U.S. President Donald Trump met with European Commission President Jean-Claude Juncker on Wednesday, and reports from the meeting indicate that President Trump has agreed to hold back from implementing his impending automobile tariffs while the two sides continue negotiations for other trade challenges.
After the meeting President Juncker said that one of the areas to be focused on will be the current U.S. tariffs on steel and aluminum. The tariffs were implemented to stay in-line with Trump’s protectionist policies but have been extremely troublesome for both Europe and America’s other trade partners, including Canada and Mexico.
In his own wrap-up of the meeting, Trump wrote that “A breakthrough has been quickly made that nobody thought possible!” This language was markedly different than Trump’s language only ten days ago when he referred to the European Union as a “foe” on trade.

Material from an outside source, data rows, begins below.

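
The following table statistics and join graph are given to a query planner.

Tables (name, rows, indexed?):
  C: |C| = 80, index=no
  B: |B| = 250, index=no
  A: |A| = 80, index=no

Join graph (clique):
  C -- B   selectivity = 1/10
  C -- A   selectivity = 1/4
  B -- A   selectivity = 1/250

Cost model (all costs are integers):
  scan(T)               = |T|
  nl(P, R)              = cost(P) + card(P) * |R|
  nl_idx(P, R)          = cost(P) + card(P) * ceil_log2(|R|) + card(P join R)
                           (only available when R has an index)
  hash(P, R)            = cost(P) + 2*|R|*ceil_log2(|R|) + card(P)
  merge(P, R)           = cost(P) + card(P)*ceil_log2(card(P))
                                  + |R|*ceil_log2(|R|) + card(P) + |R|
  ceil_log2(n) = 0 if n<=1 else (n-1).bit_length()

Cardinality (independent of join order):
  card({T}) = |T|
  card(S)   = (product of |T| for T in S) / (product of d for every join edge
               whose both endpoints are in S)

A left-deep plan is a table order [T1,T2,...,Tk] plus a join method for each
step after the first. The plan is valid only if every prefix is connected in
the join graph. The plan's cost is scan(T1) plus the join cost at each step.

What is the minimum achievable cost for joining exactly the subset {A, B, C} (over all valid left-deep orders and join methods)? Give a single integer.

2820

Selinger DP over subsets of {A,B,C}:
  {C}: scan cost=80, card=80
  {B}: scan cost=250, card=250
  {A}: scan cost=80, card=80
  {BC}: card=2000; try (C,hash)→1620, (B,merge)→2970, (C,merge)→3140, (B,hash)→4160, (B,nl)→20080, (C,nl)→20250; best=1620 via (C,hash)
  {AC}: card=1600; try (C,hash)→1280, (A,hash)→1280, (C,merge)→1360, (A,merge)→1360, (C,nl)→6480, (A,nl)→6480; best=1280 via (C,hash)
  {AB}: card=80; try (A,hash)→1620, (B,merge)→2970, (A,merge)→3140, (B,hash)→4160, (B,nl)→20080, (A,nl)→20250; best=1620 via (A,hash)
  {ABC}: card=160; try (C,hash)→2820, (C,merge)→2900, (A,hash)→4740, (B,hash)→6880, (C,nl)→8020, (B,merge)→22730 …(+3); best=2820 via (C,hash)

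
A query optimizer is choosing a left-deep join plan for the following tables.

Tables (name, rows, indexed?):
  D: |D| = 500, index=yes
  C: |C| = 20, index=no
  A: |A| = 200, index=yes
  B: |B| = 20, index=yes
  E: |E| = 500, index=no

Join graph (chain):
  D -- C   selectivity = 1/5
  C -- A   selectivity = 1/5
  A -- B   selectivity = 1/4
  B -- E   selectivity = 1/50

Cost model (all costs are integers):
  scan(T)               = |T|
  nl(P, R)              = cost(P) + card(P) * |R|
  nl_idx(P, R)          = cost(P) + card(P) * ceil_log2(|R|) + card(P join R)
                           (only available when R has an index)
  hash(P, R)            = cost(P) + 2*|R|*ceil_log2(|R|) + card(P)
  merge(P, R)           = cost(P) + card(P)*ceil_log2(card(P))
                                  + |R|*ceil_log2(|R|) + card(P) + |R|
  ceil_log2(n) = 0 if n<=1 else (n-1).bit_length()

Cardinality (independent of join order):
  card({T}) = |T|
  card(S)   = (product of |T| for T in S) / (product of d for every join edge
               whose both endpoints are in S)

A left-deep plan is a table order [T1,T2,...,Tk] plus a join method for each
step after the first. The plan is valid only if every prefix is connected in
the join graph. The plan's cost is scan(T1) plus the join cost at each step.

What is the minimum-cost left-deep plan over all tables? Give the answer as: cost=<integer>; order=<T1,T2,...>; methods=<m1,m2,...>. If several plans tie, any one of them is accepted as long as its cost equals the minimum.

Selinger DP (subsets sized 1..n):
  {D}: scan cost=500, card=500
  {C}: scan cost=20, card=20
  {A}: scan cost=200, card=200
  {B}: scan cost=20, card=20
  {E}: scan cost=500, card=500
  {CD}: card=2000; try (C,hash)→1200, (D,nl_idx)→2200, (D,merge)→5140, (C,merge)→5620, (D,hash)→9040, (D,nl)→10020 …(+1); best=1200 via (C,hash)
  {AC}: card=800; try (C,hash)→600, (A,nl_idx)→980, (A,merge)→1940, (C,merge)→2120, (A,hash)→3240, (A,nl)→4020 …(+1); best=600 via (C,hash)
  {AB}: card=1000; try (B,hash)→600, (A,nl_idx)→1180, (A,merge)→1940, (B,merge)→2120, (B,nl_idx)→2200, (A,hash)→3240 …(+2); best=600 via (B,hash)
  {BE}: card=200; try (B,hash)→1200, (B,nl_idx)→3200, (E,merge)→5140, (B,merge)→5620, (E,hash)→9040, (E,nl)→10020 …(+1); best=1200 via (B,hash)
  {ACD}: card=80000; try (A,hash)→6400, (D,hash)→10400, (D,merge)→14400, (A,merge)→27000, (D,nl_idx)→87800, (A,nl_idx)→97200 …(+2); best=6400 via (A,hash)
  {ABC}: card=4000; try (B,hash)→1600, (C,hash)→1800, (B,nl_idx)→8600, (B,merge)→9520, (C,merge)→11720, (B,nl)→16600 …(+1); best=1600 via (B,hash)
  {ABE}: card=10000; try (A,hash)→4600, (A,merge)→4800, (E,hash)→10600, (A,nl_idx)→12800, (E,merge)→16600, (A,nl)→41200 …(+1); best=4600 via (A,hash)
  {ABCD}: card=400000; try (D,hash)→14600, (D,merge)→58600, (B,hash)→86600, (D,nl_idx)→437600, (B,nl_idx)→806400, (B,merge)→1446520 …(+2); best=14600 via (D,hash)
  {ABCE}: card=40000; try (E,hash)→14600, (C,hash)→14800, (E,merge)→58600, (C,merge)→154720, (C,nl)→204600, (E,nl)→2001600; best=14600 via (E,hash)
  {ABCDE}: card=4000000; try (D,hash)→63600, (E,hash)→423600, (D,merge)→699600, (D,nl_idx)→4374600, (E,merge)→8019600, (D,nl)→20014600 …(+1); best=63600 via (D,hash)

cost=63600; order=A,C,B,E,D; methods=hash,hash,hash,hash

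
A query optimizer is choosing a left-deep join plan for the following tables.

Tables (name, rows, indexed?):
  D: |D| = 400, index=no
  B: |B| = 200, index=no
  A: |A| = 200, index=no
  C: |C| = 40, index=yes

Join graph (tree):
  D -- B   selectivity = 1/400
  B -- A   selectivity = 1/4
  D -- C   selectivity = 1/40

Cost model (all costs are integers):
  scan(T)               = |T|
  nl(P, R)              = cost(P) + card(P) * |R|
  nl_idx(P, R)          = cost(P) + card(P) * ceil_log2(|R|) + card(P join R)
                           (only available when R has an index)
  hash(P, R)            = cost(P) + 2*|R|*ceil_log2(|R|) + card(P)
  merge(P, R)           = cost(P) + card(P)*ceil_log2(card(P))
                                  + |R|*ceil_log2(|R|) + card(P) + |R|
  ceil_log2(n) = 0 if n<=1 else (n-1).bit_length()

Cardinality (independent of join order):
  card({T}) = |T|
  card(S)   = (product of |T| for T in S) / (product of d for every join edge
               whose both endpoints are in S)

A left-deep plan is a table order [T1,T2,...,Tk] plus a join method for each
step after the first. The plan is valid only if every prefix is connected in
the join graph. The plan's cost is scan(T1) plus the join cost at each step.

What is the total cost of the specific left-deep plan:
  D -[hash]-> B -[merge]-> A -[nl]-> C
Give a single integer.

step 1: scan D: cost=400, card=400
step 2: join B via hash
    card(P join B) = 400*200/(400) = 200
    cost = 400 + 2*200*8 + 400 = 4000
step 3: join A via merge
    card(P join A) = 200*200/(4) = 10000
    cost = 4000 + 200*8 + 200*8 + 200 + 200 = 7600
step 4: join C via nl
    card(P join C) = 10000*40/(40) = 10000
    cost = 7600 + 10000*40 = 407600

407600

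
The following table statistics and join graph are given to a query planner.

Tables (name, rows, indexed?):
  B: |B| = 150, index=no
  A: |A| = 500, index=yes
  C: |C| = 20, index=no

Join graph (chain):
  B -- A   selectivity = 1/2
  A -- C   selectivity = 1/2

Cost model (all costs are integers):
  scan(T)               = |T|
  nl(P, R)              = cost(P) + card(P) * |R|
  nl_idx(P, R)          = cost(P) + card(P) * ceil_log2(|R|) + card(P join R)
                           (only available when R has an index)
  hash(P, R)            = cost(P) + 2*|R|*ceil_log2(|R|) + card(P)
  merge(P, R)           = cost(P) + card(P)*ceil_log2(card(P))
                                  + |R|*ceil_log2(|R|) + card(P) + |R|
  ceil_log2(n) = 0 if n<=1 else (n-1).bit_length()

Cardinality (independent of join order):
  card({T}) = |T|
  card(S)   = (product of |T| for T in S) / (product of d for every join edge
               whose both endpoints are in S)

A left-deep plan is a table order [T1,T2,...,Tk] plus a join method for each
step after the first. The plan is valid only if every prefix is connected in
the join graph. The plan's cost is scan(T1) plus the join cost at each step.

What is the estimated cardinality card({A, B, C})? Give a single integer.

Tables in S: A(500), B(150), C(20)
Edges inside S: B-A(d=2), A-C(d=2)
numerator = 500 * 150 * 20 = 1500000
denominator = 2 * 2 = 4
card(S) = 1500000 / 4 = 375000

375000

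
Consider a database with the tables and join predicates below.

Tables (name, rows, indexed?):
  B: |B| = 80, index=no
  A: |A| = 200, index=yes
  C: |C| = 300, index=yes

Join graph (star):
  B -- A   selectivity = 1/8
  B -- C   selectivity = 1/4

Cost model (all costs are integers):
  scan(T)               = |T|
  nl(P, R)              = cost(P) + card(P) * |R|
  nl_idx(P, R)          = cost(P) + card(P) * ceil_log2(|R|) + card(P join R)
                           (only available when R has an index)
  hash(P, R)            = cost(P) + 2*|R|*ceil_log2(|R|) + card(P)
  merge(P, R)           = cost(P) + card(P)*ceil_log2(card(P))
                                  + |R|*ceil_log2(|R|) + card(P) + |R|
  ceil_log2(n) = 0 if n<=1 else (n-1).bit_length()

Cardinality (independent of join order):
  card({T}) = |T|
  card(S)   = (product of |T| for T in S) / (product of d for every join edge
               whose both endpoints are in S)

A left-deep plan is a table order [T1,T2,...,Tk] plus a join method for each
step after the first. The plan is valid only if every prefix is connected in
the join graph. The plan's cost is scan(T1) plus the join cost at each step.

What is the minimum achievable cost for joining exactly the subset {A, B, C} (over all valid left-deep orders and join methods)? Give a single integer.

8920

Selinger DP over subsets of {A,B,C}:
  {B}: scan cost=80, card=80
  {A}: scan cost=200, card=200
  {C}: scan cost=300, card=300
  {AB}: card=2000; try (B,hash)→1520, (A,merge)→2520, (B,merge)→2640, (A,nl_idx)→2720, (A,hash)→3360, (A,nl)→16080 …(+1); best=1520 via (B,hash)
  {BC}: card=6000; try (B,hash)→1720, (C,merge)→3720, (B,merge)→3940, (C,hash)→5560, (C,nl_idx)→6800, (C,nl)→24080 …(+1); best=1720 via (B,hash)
  {ABC}: card=150000; try (C,hash)→8920, (A,hash)→10920, (C,merge)→28520, (A,merge)→87520, (C,nl_idx)→169520, (A,nl_idx)→199720 …(+2); best=8920 via (C,hash)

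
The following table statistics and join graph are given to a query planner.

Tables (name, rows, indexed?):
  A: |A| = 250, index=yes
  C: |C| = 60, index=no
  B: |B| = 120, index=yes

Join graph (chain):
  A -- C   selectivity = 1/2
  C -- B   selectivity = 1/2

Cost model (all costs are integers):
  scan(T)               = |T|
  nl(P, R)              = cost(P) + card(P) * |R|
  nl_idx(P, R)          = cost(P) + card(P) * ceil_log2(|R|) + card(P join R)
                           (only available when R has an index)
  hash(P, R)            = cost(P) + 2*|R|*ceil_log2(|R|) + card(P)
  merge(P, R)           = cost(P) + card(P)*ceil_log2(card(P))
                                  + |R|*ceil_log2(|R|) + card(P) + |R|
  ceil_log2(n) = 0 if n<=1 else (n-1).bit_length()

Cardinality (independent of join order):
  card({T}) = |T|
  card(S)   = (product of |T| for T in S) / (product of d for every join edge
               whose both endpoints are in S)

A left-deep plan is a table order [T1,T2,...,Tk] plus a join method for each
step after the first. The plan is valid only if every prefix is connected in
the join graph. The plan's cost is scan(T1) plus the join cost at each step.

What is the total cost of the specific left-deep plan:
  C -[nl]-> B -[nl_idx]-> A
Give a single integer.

step 1: scan C: cost=60, card=60
step 2: join B via nl
    card(P join B) = 60*120/(2) = 3600
    cost = 60 + 60*120 = 7260
step 3: join A via nl_idx
    card(P join A) = 3600*250/(2) = 450000
    cost = 7260 + 3600*8 + 450000 = 486060

486060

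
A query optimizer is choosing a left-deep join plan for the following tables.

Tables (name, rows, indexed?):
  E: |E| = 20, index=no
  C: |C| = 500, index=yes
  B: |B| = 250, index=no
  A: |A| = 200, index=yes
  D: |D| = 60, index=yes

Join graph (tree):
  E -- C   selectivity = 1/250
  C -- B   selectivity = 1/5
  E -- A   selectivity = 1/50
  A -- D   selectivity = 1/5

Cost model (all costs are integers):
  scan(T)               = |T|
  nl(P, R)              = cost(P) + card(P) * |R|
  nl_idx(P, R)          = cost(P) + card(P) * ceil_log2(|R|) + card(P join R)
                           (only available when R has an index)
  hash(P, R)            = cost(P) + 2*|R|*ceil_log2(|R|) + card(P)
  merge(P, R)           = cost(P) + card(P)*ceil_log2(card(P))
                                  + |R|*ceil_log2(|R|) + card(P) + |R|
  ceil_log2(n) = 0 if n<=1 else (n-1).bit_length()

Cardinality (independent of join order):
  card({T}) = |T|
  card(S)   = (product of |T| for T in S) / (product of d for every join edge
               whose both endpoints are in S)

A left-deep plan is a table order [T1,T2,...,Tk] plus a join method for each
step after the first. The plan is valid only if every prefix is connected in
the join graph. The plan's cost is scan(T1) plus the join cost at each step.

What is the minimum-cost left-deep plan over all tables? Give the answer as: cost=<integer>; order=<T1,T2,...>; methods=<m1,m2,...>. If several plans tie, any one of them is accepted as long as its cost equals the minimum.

Selinger DP (subsets sized 1..n):
  {E}: scan cost=20, card=20
  {C}: scan cost=500, card=500
  {B}: scan cost=250, card=250
  {A}: scan cost=200, card=200
  {D}: scan cost=60, card=60
  {CE}: card=40; try (C,nl_idx)→240, (E,hash)→1200, (C,merge)→5140, (E,merge)→5620, (C,hash)→9040, (C,nl)→10020 …(+1); best=240 via (C,nl_idx)
  {AE}: card=80; try (A,nl_idx)→260, (E,hash)→600, (A,merge)→1940, (E,merge)→2120, (A,hash)→3240, (A,nl)→4020 …(+1); best=260 via (A,nl_idx)
  {BC}: card=25000; try (B,hash)→5000, (C,merge)→7500, (B,merge)→7750, (C,hash)→9500, (C,nl_idx)→27500, (C,nl)→125250 …(+1); best=5000 via (B,hash)
  {AD}: card=2400; try (D,hash)→1120, (A,merge)→2280, (D,merge)→2420, (A,nl_idx)→2940, (A,hash)→3320, (D,nl_idx)→3800 …(+2); best=1120 via (D,hash)
  {BCE}: card=2000; try (B,merge)→2770, (B,hash)→4280, (B,nl)→10240, (E,hash)→30200, (E,merge)→405120, (E,nl)→505000; best=2770 via (B,merge)
  {ACE}: card=160; try (A,nl_idx)→720, (C,nl_idx)→1140, (A,merge)→2320, (A,hash)→3480, (C,merge)→5900, (A,nl)→8240 …(+2); best=720 via (A,nl_idx)
  {ADE}: card=960; try (D,hash)→1060, (D,merge)→1320, (D,nl_idx)→1700, (E,hash)→3720, (D,nl)→5060, (E,merge)→32440 …(+1); best=1060 via (D,hash)
  {ABCE}: card=8000; try (B,merge)→4410, (B,hash)→4880, (A,hash)→7970, (A,nl_idx)→26770, (A,merge)→28570, (B,nl)→40720 …(+1); best=4410 via (B,merge)
  {ACDE}: card=1920; try (D,hash)→1600, (D,merge)→2580, (D,nl_idx)→3600, (D,nl)→10320, (C,hash)→11020, (C,nl_idx)→11620 …(+2); best=1600 via (D,hash)
  {ABCDE}: card=96000; try (B,hash)→7520, (D,hash)→13130, (B,merge)→26890, (D,merge)→116830, (D,nl_idx)→148410, (B,nl)→481600 …(+1); best=7520 via (B,hash)

cost=7520; order=E,C,A,D,B; methods=nl_idx,nl_idx,hash,hash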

The optimism that came out from the meeting was reflected on Wall Street on Wednesday, where all three major indexes closed higher. Their Thursday open is in question, however, since Facebook shares plummeted in after-hours trading after missing expectations. The tech giant’s stock plummeted over 20 percent, and the company is expected to lose more than $123 billion. Some analysts blamed the decline on the new European privacy regulations (GDPR) and the recent Cambridge Analytica scandal, though there were other reasons for the slide including lower than expected daily active users.
In contrast, Google parent company Alphabet surged to all-time highs on Tuesday after posting stellar second quarter financial results on Monday. Analysts are optimistic about the company’s wider offering set including YouTube, self-driving cars and other technological services.
The dollar was relatively flat against the euro on Thursday morning in Asia, trading at $1.1729. The greenback was down 0.15 percent against the yen, trading at 110.80. IT was also lower against the British pound, trading at $1.3199 as of 10:46 a.m. HK/SIN.